ロサリオに田中、会沢!帰ってきた男たちの一打で打ち勝った

[ 2014年9月30日 05:30 ]

<広・ヤ>7回1死二・三塁、代打・会沢が左越えに10号3ランを放つ

セ・リーグ 広島12-9ヤクルト

(9月29日 マツダ)
 帰って来た男たちが勝利を呼んだ。広島は29日のヤクルト戦(マツダ)に12―9で逆転勝ち。1点を追う7回、先発復帰したロサリオが同点打を放つと、故障から戦列復帰した田中の一ゴロが野選と敵失を誘って勝ち越し、代打・会沢の左越え10号3ランでトドメを刺した。負ければ3位転落の一戦。クライマックスシリーズ(CS)地元開催へ、さぁ、ラストスパートだ。

 壮絶な乱打戦を制し、連敗を3で止めた夜。ナインには4日ぶりの笑顔がはじけた。2位を死守したいシーズン大詰めで、負ければ3位転落となる一戦。9失点には厳しい表情を崩さなかった野村監督も、チームの勝利には安どの息をついた。

 「反省が多い。
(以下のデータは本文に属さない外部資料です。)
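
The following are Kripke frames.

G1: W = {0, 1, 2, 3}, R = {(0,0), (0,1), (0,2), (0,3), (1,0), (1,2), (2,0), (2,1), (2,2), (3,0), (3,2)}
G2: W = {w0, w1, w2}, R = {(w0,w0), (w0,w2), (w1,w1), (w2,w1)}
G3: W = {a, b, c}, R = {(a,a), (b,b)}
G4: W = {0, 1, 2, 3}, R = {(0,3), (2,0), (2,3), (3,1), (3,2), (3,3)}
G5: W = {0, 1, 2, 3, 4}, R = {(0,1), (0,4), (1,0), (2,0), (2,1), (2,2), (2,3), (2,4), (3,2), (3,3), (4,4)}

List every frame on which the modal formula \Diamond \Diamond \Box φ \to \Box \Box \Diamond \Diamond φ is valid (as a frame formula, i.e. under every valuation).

G1, G3

This is the axiom for a generalized confluence (Geach) condition; its first-order frame correspondent is \forall x \forall y \forall z ((x R^2 y \wedge x R^2 z) \to \exists w (yRw \wedge z R^2 w)).
G1: satisfies the condition.
G2: fails — w0R²w0, w0R²w1 but no w with w0Rw and w1R²w.
G3: satisfies the condition.
G4: fails — 0R²1, 0R²1 but no w with 1Rw and 1R²w.
G5: fails — 1R²1, 1R²1 but no w with 1Rw and 1R²w.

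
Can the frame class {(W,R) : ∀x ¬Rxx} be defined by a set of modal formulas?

Modal frame validity is preserved under surjective bounded morphisms.
The 5-cycle (worlds w0,w1,w2,w3,w4 with w0→w1→w2→w3→w4→w0) is irreflexive, and the map sending every world to a single reflexive point • is a surjective bounded morphism (forth: every edge maps to (•,•); back: every world has a successor). So any modal formula valid on the 5-cycle is also valid on the reflexive point, which is not irreflexive.
So the class is not modally definable.

Not modally definable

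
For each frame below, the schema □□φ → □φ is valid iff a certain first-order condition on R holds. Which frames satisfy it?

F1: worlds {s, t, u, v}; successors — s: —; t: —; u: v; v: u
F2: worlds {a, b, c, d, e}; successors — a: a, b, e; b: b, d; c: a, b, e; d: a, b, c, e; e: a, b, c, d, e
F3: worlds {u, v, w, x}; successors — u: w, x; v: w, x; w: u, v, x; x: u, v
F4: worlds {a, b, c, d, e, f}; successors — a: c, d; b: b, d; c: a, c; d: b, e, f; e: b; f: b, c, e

This is the axiom for density; its first-order frame correspondent is ∀x ∀y (Rxy → ∃z (Rxz ∧ Rzy)).
F1: fails — Ruv but no z with Ruz and Rzv.
F2: condition met.
F3: fails — Ruw but no z with Ruz and Rzw.
F4: fails — Rfe but no z with Rfz and Rze.

F2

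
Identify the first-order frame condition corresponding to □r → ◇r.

seriality

This is the D axiom.
Its frame correspondent is seriality — ∀x ∃y Rxy.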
勝ったというだけだね。勝たなきゃいけないんだけど」

 観客が狂喜乱舞したのは1点を追う7回だ。丸とエルドレッドの連打で1死一、三塁の好機を築くと、帰って来た男たちが躍動した。まずは副鼻腔炎で前日28日の試合を欠場したロサリオだ。1日で先発復帰したドミニカンは初球の内寄りフォークを強振し、ライナーの同点二塁打を左翼線へ運んでみせた。

 「鼻に菌が入り、頭痛もあったので昨日は試合を回避した。きょうは体調も万全になったよ」

 なおも1死満塁で、しぶとさを発揮したのは田中だ。14針を縫う頭部挫傷から復帰したばかりの25歳は、追い込まれながらも左腕・久古の内角球を一、二塁間へ転がす。一塁手・武内の本塁返球は悪送球となり、一気に2走者が生還。価値ある打点が付いた。
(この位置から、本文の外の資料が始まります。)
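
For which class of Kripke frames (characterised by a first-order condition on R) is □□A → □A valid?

density: ∀x ∀y (Rxy → ∃z (Rxz ∧ Rzy))

Suppose □□A→□A is valid. Take Rxy and set V(A)={w : xR²w}. Then □□A at x, so □A at x, so A at y, i.e. ∃z(Rxz∧Rzy).
The converse is a direct semantic check.
So the correspondent is density.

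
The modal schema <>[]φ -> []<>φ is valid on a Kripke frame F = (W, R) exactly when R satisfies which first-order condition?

convergence: forall x forall y forall z (Rxy & Rxz -> exists w (Ryw & Rzw))

This schema is the .2 axiom.
It corresponds to convergence: forall x forall y forall z (Rxy & Rxz -> exists w (Ryw & Rzw)).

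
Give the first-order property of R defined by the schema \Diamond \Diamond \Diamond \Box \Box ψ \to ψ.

\forall x \forall y (x R^3 y \to \exists w (y R^2 w \wedge x = w))

This is a Sahlqvist (Geach-type) schema ◇^3□^2ψ → □^0◇^0ψ.
Minimal-valuation argument: fix x; take any y with xR^3y and any z with xR^0z. Set V(ψ) to the set of worlds R-reachable from y in exactly 2 steps. Then □^2ψ holds at y, so the antecedent holds at x; validity forces ◇^0ψ at z, giving a w with zR^0w and yR^2w.
First-order correspondent: \forall x \forall y (x R^3 y \to \exists w (y R^2 w \wedge x = w)).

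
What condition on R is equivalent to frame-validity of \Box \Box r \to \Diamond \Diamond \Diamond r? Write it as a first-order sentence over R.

This is a Sahlqvist (Geach-type) schema ◇^0□^2r → □^0◇^3r.
Minimal-valuation argument: fix x; take any y with xR^0y and any z with xR^0z. Set V(r) to the set of worlds R-reachable from y in exactly 2 steps. Then □^2r holds at y, so the antecedent holds at x; validity forces ◇^3r at z, giving a w with zR^3w and yR^2w.
First-order correspondent: \forall x \exists w (x R^2 w \wedge x R^3 w).

\forall x \exists w (x R^2 w \wedge x R^3 w)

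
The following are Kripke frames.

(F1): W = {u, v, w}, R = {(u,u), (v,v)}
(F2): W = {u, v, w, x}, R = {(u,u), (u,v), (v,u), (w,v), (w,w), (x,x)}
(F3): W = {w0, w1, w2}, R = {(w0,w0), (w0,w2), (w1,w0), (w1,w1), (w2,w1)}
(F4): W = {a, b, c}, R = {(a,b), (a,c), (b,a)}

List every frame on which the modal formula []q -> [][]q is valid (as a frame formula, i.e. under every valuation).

(F1)

The schema corresponds to transitivity: forall x forall y forall z (Rxy & Ryz -> Rxz).
(F1): ✓.
(F2): fails — Rvu and Ruv but not Rvv.
(F3): fails — Rw1w0 and Rw0w2 but not Rw1w2.
(F4): fails — Rab and Rba but not Raa.
Valid on: (F1).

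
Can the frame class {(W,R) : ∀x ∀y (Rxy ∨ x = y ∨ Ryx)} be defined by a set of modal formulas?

Not modally definable

Modal frame validity is preserved under disjoint unions.
Take 2 disjoint single-world reflexive frames: each is trivially connected, but their disjoint union has 2 worlds with no edge between distinct components, so it is not connected.
So the class is not modally definable.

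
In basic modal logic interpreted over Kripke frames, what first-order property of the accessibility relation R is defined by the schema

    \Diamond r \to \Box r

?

partial functionality: \forall x \forall y \forall z (Rxy \wedge Rxz \to y = z)

This is the CD axiom.
Its frame correspondent is partial functionality — \forall x \forall y \forall z (Rxy \wedge Rxz \to y = z).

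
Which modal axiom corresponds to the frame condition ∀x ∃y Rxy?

This is seriality; the standard corresponding axiom is D: □s → ◇s.

□s → ◇s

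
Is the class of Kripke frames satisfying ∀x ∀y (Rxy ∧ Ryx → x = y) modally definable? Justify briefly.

Modal frame validity is preserved under surjective bounded morphisms.
The 8-cycle (worlds s,t,u,v,w,x,y,z with s→t→u→v→w→x→y→z→s) is antisymmetric. Sending even-indexed worlds to • and odd-indexed worlds to ∘ is a surjective bounded morphism onto the two-world frame with •↔∘, which is not antisymmetric.
So no modal formula (or set of formulas) defines exactly the antisymmetric frames.

Not definable by any modal formula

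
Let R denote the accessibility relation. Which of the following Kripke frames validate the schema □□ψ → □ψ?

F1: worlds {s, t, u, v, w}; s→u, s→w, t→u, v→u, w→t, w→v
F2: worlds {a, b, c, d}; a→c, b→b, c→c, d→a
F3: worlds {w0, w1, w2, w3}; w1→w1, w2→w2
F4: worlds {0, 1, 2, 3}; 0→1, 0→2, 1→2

Frame correspondent (Sahlqvist): ∀x ∀y (Rxy → ∃z (Rxz ∧ Rzy)) — i.e. density.
F1: fails — Rwt but no z with Rwz and Rzt.
F2: fails — Rda but no z with Rdz and Rza.
F3: holds.
F4: fails — R12 but no z with R1z and Rz2.
Valid on: F3.

F3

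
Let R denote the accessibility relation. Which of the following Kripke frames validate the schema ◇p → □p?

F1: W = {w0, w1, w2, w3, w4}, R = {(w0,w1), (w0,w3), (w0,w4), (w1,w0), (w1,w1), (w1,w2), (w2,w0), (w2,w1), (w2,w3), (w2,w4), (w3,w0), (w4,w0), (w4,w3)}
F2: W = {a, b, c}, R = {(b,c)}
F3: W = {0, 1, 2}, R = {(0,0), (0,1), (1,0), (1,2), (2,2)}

The schema corresponds to partial functionality: ∀x ∀y ∀z (Rxy ∧ Rxz → y = z).
F1: fails — w0 sees both w1 and w3.
F2: condition met.
F3: fails — 0 sees both 0 and 1.
Valid on: F2.

F2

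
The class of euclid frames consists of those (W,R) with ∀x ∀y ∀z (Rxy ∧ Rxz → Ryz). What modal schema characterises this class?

◇s → □◇s

This is the Euclidean property; the standard corresponding axiom is 5: ◇s → □◇s.
Suppose ◇s→□◇s is valid. Take Rxy, Rxz and set V(s)={y}. Then ◇s at x, so □◇s at x, so ◇s at z, so some w with Rzw has s; w=y, i.e. Rzy. By symmetry of the argument, Ryz.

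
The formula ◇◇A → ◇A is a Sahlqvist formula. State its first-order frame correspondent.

Transitivity

This is frame-equivalent to □A → □□A (substitute ¬A for A and contrapose).
Suppose □A→□□A is valid. Take Rxy, Ryz and set V(A)={w : Rxw}. Then □A at x, so □□A at x, so □A at y, so A at z, i.e. Rxz.
The converse is a direct semantic check.
So the correspondent is transitivity.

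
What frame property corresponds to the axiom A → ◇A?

This is a form of the T axiom.
It corresponds to reflexivity: ∀x Rxx.

Reflexivity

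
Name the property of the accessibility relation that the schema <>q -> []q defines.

Suppose ◇q→□q is valid. Take Rxy, Rxz and set V(q)={y}. Then ◇q at x, so □q at x, so q at z, i.e. z=y.

partial functionality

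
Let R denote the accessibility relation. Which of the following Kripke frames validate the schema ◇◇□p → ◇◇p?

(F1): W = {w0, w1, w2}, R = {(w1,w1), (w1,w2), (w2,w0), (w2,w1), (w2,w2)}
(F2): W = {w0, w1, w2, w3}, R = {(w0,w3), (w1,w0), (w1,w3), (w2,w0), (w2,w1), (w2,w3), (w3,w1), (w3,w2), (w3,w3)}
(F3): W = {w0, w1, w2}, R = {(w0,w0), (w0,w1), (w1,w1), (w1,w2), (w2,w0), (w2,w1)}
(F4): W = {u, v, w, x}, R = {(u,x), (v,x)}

(F2), (F3), (F4)

This is the axiom for a generalized confluence (Geach) condition; its first-order frame correspondent is ∀x ∀y (xR²y → ∃w (yRw ∧ xR²w)).
(F1): fails — w1R²w0 but no w with w0Rw and w1R²w.
(F2): satisfies the condition.
(F3): satisfies the condition.
(F4): satisfies the condition.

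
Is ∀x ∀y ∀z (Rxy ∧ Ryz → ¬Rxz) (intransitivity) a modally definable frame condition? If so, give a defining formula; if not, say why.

Any modally definable frame class is closed under surjective bounded morphisms.
The 7-cycle (worlds a,b,c,d,e,f,g with a→b→c→d→e→f→g→a) is intransitive. Mapping every world to a single reflexive point • is a surjective bounded morphism; the reflexive point is not intransitive (R••∧R•• but R••).
So no modal formula (or set of formulas) defines exactly the intransitive frames.

Not definable by any modal formula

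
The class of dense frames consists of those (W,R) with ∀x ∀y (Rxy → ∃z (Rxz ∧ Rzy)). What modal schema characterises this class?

□□p → □p

A defining formula is □□p → □p (the C4 axiom).
Suppose □□p→□p is valid. Take Rxy and set V(p)={w : xR²w}. Then □□p at x, so □p at x, so p at y, i.e. ∃z(Rxz∧Rzy).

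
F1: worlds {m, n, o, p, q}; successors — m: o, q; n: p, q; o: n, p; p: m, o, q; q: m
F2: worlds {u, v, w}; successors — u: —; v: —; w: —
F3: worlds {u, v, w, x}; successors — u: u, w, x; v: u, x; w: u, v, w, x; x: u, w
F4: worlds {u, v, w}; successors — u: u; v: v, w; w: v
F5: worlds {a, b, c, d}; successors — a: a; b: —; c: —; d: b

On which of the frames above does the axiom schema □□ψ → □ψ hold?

This is the axiom for density; its first-order frame correspondent is ∀x ∀y (Rxy → ∃z (Rxz ∧ Rzy)).
F1: fails — Ron but no z with Roz and Rzn.
F2: ✓.
F3: ✓.
F4: ✓.
F5: fails — Rdb but no z with Rdz and Rzb.
Valid on: F2, F3, F4.

F2, F3, F4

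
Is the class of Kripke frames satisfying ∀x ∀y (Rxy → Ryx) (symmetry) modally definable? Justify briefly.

The condition is symmetry. A defining modal formula is p → □◇p.
Suppose p→□◇p is valid. Take Rxy and set V(p)={x}. Then p at x, so □◇p at x, so ◇p at y, so some z with Ryz has p; z=x, i.e. Ryx.

Yes — defined by p → □◇p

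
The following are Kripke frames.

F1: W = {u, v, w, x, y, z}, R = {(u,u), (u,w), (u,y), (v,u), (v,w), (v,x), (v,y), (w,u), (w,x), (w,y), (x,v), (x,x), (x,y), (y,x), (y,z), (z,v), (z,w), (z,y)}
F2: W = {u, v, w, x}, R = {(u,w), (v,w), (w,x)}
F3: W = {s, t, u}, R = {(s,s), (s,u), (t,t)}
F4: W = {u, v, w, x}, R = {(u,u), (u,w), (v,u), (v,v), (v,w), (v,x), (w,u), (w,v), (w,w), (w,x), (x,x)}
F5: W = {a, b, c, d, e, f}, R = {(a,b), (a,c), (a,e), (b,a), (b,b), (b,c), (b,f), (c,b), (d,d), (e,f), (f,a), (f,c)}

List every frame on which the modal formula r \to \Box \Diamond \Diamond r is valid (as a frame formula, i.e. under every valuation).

Frame correspondent (Sahlqvist): \forall x \forall z (xRz \to \exists w (x = w \wedge z R^2 w)) — i.e. a generalized confluence (Geach) condition.
F1: fails — uRy but no t with u=t and yR²t.
F2: fails — uRw but no t with u=t and wR²t.
F3: fails — sRu but no w with s=w and uR²w.
F4: fails — vRx but no t with v=t and xR²t.
F5: holds.
Valid on: F5.

F5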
 「感覚的なズレはなかった。内野ゴロ? 久古さんなので簡単には打てない。三振しなければいいと思っていました」

 劇弾が飛び出したのは直後だった。右大腿二頭筋損傷が完治した会沢が代打で登場。1ボールからの甘いスライダーを振り抜くと、快音にはじかれた打球は左翼2階席看板を直撃した。8月23日、阪神戦(マツダ)以来の10号3ラン。背番号64は破顔一笑だ。
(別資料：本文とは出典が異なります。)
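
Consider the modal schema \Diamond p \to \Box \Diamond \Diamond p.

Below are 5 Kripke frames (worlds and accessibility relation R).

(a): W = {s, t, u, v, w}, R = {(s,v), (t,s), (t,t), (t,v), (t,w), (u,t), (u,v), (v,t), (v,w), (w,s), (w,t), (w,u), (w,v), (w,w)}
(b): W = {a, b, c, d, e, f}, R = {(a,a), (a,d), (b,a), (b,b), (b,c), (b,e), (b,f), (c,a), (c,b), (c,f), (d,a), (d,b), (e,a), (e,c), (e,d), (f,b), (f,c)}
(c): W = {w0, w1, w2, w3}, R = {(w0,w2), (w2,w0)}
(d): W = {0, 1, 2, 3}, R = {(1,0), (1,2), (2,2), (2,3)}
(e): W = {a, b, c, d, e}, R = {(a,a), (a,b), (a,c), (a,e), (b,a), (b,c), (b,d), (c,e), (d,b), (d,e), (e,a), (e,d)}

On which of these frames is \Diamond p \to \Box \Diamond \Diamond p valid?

Frame correspondent (Sahlqvist): \forall x \forall y \forall z ((xRy \wedge xRz) \to \exists w (y = w \wedge z R^2 w)) — i.e. a generalized confluence (Geach) condition.
(a): fails — tRs, tRs but no w* with s=w* and sR²w*.
(b): fails — bRc, bRa but no w with c=w and aR²w.
(c): satisfies the condition.
(d): fails — 1R0, 1R0 but no w with 0=w and 0R²w.
(e): fails — aRb, aRc but no w with b=w and cR²w.
Valid on: (c).

(c)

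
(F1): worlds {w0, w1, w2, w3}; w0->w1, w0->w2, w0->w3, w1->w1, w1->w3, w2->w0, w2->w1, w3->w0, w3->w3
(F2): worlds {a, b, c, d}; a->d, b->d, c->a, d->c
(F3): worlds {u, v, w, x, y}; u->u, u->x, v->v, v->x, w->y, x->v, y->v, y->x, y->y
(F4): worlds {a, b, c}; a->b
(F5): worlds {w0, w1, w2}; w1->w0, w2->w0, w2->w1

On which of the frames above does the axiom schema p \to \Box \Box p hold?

Frame correspondent (Sahlqvist): \forall x \forall z (x R^2 z \to \exists w (x = w \wedge z = w)) — i.e. a generalized confluence (Geach) condition.
(F1): fails — w0R²w1 but w0 ≠ w1.
(F2): fails — aR²c but a ≠ c.
(F3): fails — uR²v but u ≠ v.
(F4): satisfies the condition.
(F5): fails — w2R²w0 but w2 ≠ w0.

(F4)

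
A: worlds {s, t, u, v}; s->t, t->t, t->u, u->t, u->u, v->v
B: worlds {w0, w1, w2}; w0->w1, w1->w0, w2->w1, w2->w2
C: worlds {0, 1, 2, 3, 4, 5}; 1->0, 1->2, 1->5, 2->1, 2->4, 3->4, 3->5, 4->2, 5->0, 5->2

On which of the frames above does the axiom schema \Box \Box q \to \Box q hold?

A

This is the axiom for density; its first-order frame correspondent is \forall x \forall y (Rxy \to \exists z (Rxz \wedge Rzy)).
A: ✓.
B: fails — Rw0w1 but no z with Rw0z and Rzw1.
C: fails — R34 but no z with R3z and Rz4.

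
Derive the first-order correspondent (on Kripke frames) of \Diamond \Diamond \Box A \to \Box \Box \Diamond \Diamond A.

This is a Sahlqvist (Geach-type) schema ◇^2□^1A → □^2◇^2A.
Minimal-valuation argument: fix x; take any y with xR^2y and any z with xR^2z. Set V(A) to the set of worlds R-reachable from y in exactly 1 step. Then □^1A holds at y, so the antecedent holds at x; validity forces ◇^2A at z, giving a w with zR^2w and yR^1w.
First-order correspondent: \forall x \forall y \forall z ((x R^2 y \wedge x R^2 z) \to \exists w (yRw \wedge z R^2 w)).

\forall x \forall y \forall z ((x R^2 y \wedge x R^2 z) \to \exists w (yRw \wedge z R^2 w))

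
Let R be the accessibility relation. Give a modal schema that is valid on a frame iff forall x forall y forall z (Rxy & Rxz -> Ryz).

◇s → □◇s

This is the Euclidean property; the standard corresponding axiom is 5: ◇s → □◇s.
Suppose ◇s→□◇s is valid. Take Rxy, Rxz and set V(s)={y}. Then ◇s at x, so □◇s at x, so ◇s at z, so some w with Rzw has s; w=y, i.e. Rzy. By symmetry of the argument, Ryz.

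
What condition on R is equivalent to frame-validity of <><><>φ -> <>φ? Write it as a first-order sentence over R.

forall x forall y (x R^3 y -> exists w (y = w & xRw))

This is a Sahlqvist (Geach-type) schema ◇^3□^0φ → □^0◇^1φ.
First-order correspondent: forall x forall y (x R^3 y -> exists w (y = w & xRw)).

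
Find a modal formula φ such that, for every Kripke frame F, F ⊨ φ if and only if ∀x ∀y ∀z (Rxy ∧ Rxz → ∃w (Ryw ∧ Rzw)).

A defining formula is ◇□ψ → □◇ψ (the .2 axiom).
Suppose ◇□ψ→□◇ψ is valid. Take Rxy, Rxz and set V(ψ)={w : Ryw}. Then □ψ at y so ◇□ψ at x, so □◇ψ at x, so ◇ψ at z, giving w with Rzw and Ryw.

◇□ψ → □◇ψ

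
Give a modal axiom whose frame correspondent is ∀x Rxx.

The condition is reflexivity. The T schema □s → s defines it.
Suppose □s→s is valid. At any x set V(s)={w : Rxw}. Then □s holds at x, so s holds at x, i.e. Rxx.

□s → s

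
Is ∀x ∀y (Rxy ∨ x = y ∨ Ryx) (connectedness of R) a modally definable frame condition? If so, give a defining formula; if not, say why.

Not definable by any modal formula

If a class were modally definable it would be closed under disjoint unions (Goldblatt–Thomason).
Take 4 disjoint single-world reflexive frames: each is trivially connected, but their disjoint union has 4 worlds with no edge between distinct components, so it is not connected.
So the class is not modally definable.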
 「2桁本塁打は目標だったし、(復帰)1打席目にこういう結果が出て嬉しいです!」

 広島の捕手の2桁本塁打は、09年の石原以来5年ぶり4人目。指揮官は「見切り発車の部分はあったけど、アツ(会沢)は最高の形で復帰してくれた」と目を細めた。まさに勝利への執念が凝縮された攻撃。ヒーローたちは声を揃えて言った。

 「2位で通過し、マツダでCSをやりたい!」

 トンネルは抜けた。重苦しい空気はもうない。CS地元開催へ、自力で前へ突き進むだけだ。